More than 200 similar sales take place annually, attracting some 300,000 deal hunters looking for everything from clothing and shoes to toys, books, strollers and more at rock-bottom prices. (I first met the company in 2008 for a "Good Morning America" profile on the women who launched the fast-growing franchise system.)

I asked the top sellers to give me their best advice on raking in the bucks at your own garage or yard sale or through consignment shops in your area or online. And I invite you to send me your best tips on making money through consignment or garage sales -- and feel free to ask me your questions too -- at Facebook.com/Tory or Twitter.com/ToryJohnson.

1. Clean brings the green, so apply some elbow grease. You could get $10 for a filthy stroller or perhaps double that -- or even more -- for a clean one. Wash the wheels and clean out the crevices where dirt and crumbs hide. For all items, remove scuff marks and dirt with soap and water or a slightly stronger cleaning detergent.

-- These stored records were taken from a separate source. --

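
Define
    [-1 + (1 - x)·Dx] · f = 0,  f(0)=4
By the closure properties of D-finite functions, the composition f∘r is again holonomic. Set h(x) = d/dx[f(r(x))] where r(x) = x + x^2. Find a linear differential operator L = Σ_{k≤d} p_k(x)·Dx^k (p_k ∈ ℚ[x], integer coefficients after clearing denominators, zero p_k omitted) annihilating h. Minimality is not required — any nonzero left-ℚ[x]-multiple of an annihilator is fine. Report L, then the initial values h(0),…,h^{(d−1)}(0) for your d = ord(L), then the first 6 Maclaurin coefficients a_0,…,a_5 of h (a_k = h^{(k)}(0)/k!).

f: a_k = 4, 4, 4, 4, 4, 4, …
L₀ from L_f via x↦r, Dx↦r'^{-1}Dx.
Differentiate: ansatz ord ≤ ord L₀ ⇒ L.
L = (4 + 6·x + 6·x^2) + (-1 - x + 3·x^2 + 2·x^3)·Dx  (order 1).
h: a_k = 4, 16, 36, 80, 160, 312, …
ICs: h(0) = 4.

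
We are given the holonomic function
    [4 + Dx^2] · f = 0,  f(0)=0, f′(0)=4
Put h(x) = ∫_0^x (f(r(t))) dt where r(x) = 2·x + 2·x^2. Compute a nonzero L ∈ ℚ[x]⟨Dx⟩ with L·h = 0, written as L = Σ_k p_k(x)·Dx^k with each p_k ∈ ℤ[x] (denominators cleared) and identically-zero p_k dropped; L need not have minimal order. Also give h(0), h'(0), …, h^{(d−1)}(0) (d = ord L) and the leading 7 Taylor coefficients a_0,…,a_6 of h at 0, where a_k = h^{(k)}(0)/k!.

L = (16 + 96·x + 192·x^2 + 128·x^3)·Dx - 2·Dx^2 + (1 + 2·x)·Dx^3  (order 3).
h: a_k = 0, 0, 4, 8/3, -16/3, -64/5, -352/45, …
ICs: h(0) = 0, h′(0) = 0, h′′(0) = 8.

f: a_k = 0, 4, 0, -8/3, 0, 8/15, 0, …
Change of var in L_f (x↦r) gives L₀.
h=∫h₀ ⇒ L = L₀·Dx.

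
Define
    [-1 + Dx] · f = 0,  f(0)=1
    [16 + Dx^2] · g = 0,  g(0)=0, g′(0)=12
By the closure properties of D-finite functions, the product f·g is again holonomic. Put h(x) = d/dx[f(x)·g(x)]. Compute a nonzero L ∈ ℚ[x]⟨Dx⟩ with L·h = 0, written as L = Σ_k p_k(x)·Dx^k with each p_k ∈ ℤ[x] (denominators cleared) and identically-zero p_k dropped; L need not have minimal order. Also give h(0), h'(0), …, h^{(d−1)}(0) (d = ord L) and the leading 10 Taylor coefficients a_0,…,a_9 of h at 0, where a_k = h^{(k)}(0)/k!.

f: a_k = 1, 1, 1/2, 1/6, 1/24, 1/120, 1/720, 1/5040, 1/40320, 1/362880, …
g: a_k = 0, 12, 0, -32, 0, 128/5, 0, -1024/105, 0, 2048/945, …
Product ⇒ symmetric product L₀, ord ≤ 2.
h=h₀': d/dx-closure on L₀ ⇒ L.
L = 17 - 2·Dx + Dx^2  (order 2).
h: a_k = 12, 24, -78, -120, 101/2, 611/5, 727/60, -46, -50999/3360, 113221/15120, …
ICs: h(0) = 12, h′(0) = 24.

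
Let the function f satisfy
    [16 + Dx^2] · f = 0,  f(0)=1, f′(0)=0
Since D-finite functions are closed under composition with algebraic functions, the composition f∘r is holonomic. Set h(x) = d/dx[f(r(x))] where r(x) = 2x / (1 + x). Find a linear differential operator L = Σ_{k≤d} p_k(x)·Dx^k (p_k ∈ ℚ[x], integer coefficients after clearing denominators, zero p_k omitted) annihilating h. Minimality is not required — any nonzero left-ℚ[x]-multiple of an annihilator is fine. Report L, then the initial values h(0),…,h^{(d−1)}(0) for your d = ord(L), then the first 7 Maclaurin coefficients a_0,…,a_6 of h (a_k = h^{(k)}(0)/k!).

L = (70 + 12·x + 6·x^2) + (6 + 18·x + 18·x^2 + 6·x^3)·Dx + (1 + 4·x + 6·x^2 + 4·x^3 + x^4)·Dx^2  (order 2).
h: a_k = 0, -64, 192, 896/3, -8320/3, 106432/15, -36288/5, …
ICs: h(0) = 0, h′(0) = -64.

f: a_k = 1, 0, -8, 0, 32/3, 0, -256/45, …
Substitute x→r, Dx→(1/r')Dx; clear ⇒ L₀.
h=h₀': d/dx-closure on L₀ ⇒ L.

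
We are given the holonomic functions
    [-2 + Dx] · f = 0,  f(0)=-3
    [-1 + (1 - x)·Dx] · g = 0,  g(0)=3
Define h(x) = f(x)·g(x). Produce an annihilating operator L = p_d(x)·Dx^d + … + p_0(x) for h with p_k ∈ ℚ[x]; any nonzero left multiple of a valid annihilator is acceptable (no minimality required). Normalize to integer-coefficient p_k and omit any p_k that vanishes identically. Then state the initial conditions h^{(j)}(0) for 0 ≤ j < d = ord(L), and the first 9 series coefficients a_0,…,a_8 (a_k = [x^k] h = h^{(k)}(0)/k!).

L = (3 - 2·x) + (-1 + x)·Dx  (order 1).
h: a_k = -9, -27, -45, -57, -63, -327/5, -331/5, -465/7, -2327/35, …
ICs: h(0) = -9.

f: a_k = -3, -6, -6, -4, -2, -4/5, -4/15, -8/105, -2/105, …
g: a_k = 3, 3, 3, 3, 3, 3, 3, 3, 3, …
L₀ := L_f ⊗_s L_g (sym. prod.), ord ≤ 1.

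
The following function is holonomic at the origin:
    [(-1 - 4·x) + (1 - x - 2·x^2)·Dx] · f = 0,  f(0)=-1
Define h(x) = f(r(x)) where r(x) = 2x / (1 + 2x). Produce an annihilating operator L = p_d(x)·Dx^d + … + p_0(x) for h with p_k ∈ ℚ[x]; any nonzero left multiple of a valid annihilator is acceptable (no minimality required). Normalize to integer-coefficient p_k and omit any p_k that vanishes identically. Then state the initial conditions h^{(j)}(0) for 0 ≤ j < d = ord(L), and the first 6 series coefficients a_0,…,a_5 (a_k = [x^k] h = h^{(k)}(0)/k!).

f: a_k = -1, -1, -3, -5, -11, -21, …
Substitute x→r, Dx→(1/r')Dx; clear ⇒ L₀.
L = (2 + 20·x) + (-1 - 4·x + 4·x^2 + 16·x^3)·Dx  (order 1).
h: a_k = -1, -2, -8, 0, -64, 128, …
ICs: h(0) = -1.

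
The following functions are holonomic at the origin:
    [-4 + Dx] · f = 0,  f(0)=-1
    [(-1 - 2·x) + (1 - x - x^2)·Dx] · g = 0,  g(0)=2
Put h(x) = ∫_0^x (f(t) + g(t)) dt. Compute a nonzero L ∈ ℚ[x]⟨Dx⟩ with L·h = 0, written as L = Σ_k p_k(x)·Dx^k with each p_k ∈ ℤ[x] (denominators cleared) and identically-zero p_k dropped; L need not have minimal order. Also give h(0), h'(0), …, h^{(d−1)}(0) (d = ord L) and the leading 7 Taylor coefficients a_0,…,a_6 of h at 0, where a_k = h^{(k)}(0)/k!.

L = (8·x + 72·x^2 + 32·x^3)·Dx + (12 - 38·x - 22·x^2 + 32·x^3 + 16·x^4)·Dx^2 + (-3 + 9·x + x^2 - 10·x^3 - 4·x^4)·Dx^3  (order 3).
h: a_k = 0, 1, -1, -4/3, -7/6, -2/15, 56/45, …
ICs: h(0) = 0, h′(0) = 1, h′′(0) = -2.

f: a_k = -1, -4, -8, -32/3, -32/3, -128/15, -256/45, …
g: a_k = 2, 2, 4, 6, 10, 16, 26, …
h₀=f+g: left-lcm gives L₀, ord ≤ 2.
h=∫₀ˣh₀: take L = L₀·Dx.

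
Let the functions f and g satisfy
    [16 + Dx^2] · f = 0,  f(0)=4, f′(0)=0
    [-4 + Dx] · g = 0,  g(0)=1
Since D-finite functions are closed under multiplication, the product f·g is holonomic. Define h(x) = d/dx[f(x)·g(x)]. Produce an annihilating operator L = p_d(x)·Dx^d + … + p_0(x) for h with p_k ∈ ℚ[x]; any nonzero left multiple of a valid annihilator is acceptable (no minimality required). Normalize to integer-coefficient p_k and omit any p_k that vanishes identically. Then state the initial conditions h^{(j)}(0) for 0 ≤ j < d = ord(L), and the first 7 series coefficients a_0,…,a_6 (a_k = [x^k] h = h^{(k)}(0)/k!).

f: a_k = 4, 0, -32, 0, 128/3, 0, -1024/45, …
g: a_k = 1, 4, 8, 32/3, 32/3, 128/15, 256/45, …
h₀=f·g: eliminate ⇒ L₀, order ≤ 2·1.
h=h₀': d/dx-closure on L₀ ⇒ L.
L = 32 - 8·Dx + Dx^2  (order 2).
h: a_k = 16, 0, -256, -2048/3, -2048/3, 0, 32768/45, …
ICs: h(0) = 16, h′(0) = 0.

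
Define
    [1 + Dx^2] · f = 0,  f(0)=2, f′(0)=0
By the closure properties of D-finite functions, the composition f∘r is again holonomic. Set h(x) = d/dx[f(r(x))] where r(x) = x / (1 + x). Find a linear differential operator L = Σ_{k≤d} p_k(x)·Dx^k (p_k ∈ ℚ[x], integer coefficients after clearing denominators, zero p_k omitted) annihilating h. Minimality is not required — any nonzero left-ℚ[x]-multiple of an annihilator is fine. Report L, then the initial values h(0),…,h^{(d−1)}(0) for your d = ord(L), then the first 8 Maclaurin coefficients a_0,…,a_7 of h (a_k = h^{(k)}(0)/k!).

L = (7 + 12·x + 6·x^2) + (6 + 18·x + 18·x^2 + 6·x^3)·Dx + (1 + 4·x + 6·x^2 + 4·x^3 + x^4)·Dx^2  (order 2).
h: a_k = 0, -2, 6, -35/3, 55/3, -1501/60, 609/20, -16699/504, …
ICs: h(0) = 0, h′(0) = -2.

f: a_k = 2, 0, -1, 0, 1/12, 0, -1/360, 0, …
Change of var in L_f (x↦r) gives L₀.
Derive L from L₀ (diff closure).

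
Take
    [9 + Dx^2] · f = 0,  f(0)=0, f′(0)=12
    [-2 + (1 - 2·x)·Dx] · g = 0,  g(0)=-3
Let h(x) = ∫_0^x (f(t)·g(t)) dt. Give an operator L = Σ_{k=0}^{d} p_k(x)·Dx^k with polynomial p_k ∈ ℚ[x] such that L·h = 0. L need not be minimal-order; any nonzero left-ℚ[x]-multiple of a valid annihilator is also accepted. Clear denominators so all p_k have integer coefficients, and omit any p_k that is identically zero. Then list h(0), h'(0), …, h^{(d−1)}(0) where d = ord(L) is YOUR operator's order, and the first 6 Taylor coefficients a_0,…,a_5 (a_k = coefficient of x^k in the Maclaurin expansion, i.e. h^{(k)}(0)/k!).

L = (-9 + 18·x)·Dx + 4·Dx^2 + (-1 + 2·x)·Dx^3  (order 3).
h: a_k = 0, 0, -18, -24, -45/2, -36, …
ICs: h(0) = 0, h′(0) = 0, h′′(0) = -36.

f: a_k = 0, 12, 0, -18, 0, 81/10, …
g: a_k = -3, -6, -12, -24, -48, -96, …
L₀ := L_f ⊗_s L_g (sym. prod.), ord ≤ 2.
h=∫₀ˣh₀: take L = L₀·Dx.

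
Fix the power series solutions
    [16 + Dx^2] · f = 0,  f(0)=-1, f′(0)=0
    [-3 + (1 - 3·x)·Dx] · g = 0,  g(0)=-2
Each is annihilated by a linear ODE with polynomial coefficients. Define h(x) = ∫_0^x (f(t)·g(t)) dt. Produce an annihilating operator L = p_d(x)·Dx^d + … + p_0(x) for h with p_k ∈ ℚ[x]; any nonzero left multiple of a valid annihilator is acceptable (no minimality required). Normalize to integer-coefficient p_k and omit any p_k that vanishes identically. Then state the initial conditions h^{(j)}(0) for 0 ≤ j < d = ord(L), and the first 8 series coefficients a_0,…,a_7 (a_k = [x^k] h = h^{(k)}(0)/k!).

L = (-16 + 48·x)·Dx + 6·Dx^2 + (-1 + 3·x)·Dx^3  (order 3).
h: a_k = 0, 2, 3, 2/3, 3/2, 118/15, 59/3, 15418/315, …
ICs: h(0) = 0, h′(0) = 2, h′′(0) = 6.

f: a_k = -1, 0, 8, 0, -32/3, 0, 256/45, 0, …
g: a_k = -2, -6, -18, -54, -162, -486, -1458, -4374, …
Product ⇒ symmetric product L₀, ord ≤ 2.
h=∫h₀ ⇒ L = L₀·Dx.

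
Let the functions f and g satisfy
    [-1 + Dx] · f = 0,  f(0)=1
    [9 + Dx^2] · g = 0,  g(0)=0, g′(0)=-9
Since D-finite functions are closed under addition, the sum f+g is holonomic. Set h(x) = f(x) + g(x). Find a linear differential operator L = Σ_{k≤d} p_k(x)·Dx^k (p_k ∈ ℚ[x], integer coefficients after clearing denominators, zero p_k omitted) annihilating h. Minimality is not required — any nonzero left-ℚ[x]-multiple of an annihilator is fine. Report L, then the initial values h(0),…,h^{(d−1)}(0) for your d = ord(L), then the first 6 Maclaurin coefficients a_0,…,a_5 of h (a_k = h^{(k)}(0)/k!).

L = -9 + 9·Dx - Dx^2 + Dx^3  (order 3).
h: a_k = 1, -8, 1/2, 41/3, 1/24, -91/15, …
ICs: h(0) = 1, h′(0) = -8, h′′(0) = 1.

f: a_k = 1, 1, 1/2, 1/6, 1/24, 1/120, …
g: a_k = 0, -9, 0, 27/2, 0, -243/40, …
Weyl lclm of L_f,L_g ⇒ L₀ (ord ≤ 3).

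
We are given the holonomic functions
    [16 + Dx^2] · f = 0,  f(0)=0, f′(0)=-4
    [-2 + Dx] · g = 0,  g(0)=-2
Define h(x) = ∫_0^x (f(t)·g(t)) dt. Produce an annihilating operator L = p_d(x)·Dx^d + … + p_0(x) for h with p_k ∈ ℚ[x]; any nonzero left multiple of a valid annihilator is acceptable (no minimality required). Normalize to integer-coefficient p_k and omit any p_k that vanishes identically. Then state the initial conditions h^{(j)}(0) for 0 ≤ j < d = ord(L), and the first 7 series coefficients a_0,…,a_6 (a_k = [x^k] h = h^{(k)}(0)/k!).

f: a_k = 0, -4, 0, 32/3, 0, -128/15, 0, …
g: a_k = -2, -4, -4, -8/3, -4/3, -8/15, -8/45, …
L₀ := L_f ⊗_s L_g (sym. prod.), ord ≤ 2.
∫: right-multiply L₀ by Dx.
L = 20·Dx - 4·Dx^2 + Dx^3  (order 3).
h: a_k = 0, 0, 4, 16/3, -4/3, -32/5, -152/45, …
ICs: h(0) = 0, h′(0) = 0, h′′(0) = 8.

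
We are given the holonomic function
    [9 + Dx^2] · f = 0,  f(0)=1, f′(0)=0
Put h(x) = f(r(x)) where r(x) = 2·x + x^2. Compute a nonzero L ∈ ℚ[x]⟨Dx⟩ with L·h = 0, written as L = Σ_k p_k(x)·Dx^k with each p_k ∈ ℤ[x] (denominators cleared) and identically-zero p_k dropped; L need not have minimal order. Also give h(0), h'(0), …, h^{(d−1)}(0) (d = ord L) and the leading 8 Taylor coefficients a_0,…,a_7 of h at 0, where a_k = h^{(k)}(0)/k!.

L = (36 + 108·x + 108·x^2 + 36·x^3) - Dx + (1 + x)·Dx^2  (order 2).
h: a_k = 1, 0, -18, -18, 99/2, 108, 81/5, -837/5, …
ICs: h(0) = 1, h′(0) = 0.

f: a_k = 1, 0, -9/2, 0, 27/8, 0, -81/80, 0, …
L₀ from L_f via x↦r, Dx↦r'^{-1}Dx.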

2. Keep it complete. Don't cut the labels out of clothing because identifying brands and sizes is important for buyers. Save the original boxes for toys and electronics because the complete package is more appealing when you're looking to sell. Similarly, clothing with missing buttons should be replaced because the two minutes to sew a button can mean the difference in the sale. If an item requires batteries, you'll up the chances of selling it if you include them as proof that it works.

3. Get rid of the junk. Stains, rips, tears, holes and other things that render clothing or stuff useless shouldn't be thrown in with your quality goods. It's an instant turnoff to savvy buyers who are looking for like-new items.

4. Freshen it up. I learned a few insider tricks about the power of a spritz of Febreze to make clothes smell like new, and the strength of Armor All to restore leather shoes to their original condition. A Magic Eraser works, well, magic on the surface of many toys, bikes, appliances and more. A little effort to freshen up goes a long way in adding up the sales.

5. Price to sell. With the exception of big ticket items, the goal is to clean out unwanted items and bring in some cash. You won't have success if the prices are too high, no matter how much you originally paid. There's no shortage of coupons and special sales with retailers on brand-new merchandise, so people shopping at consignment or garage sales are looking for super steep discounts and major deals on used stuff. To make a decent amount of money, focus on volume. Stock up before unloading.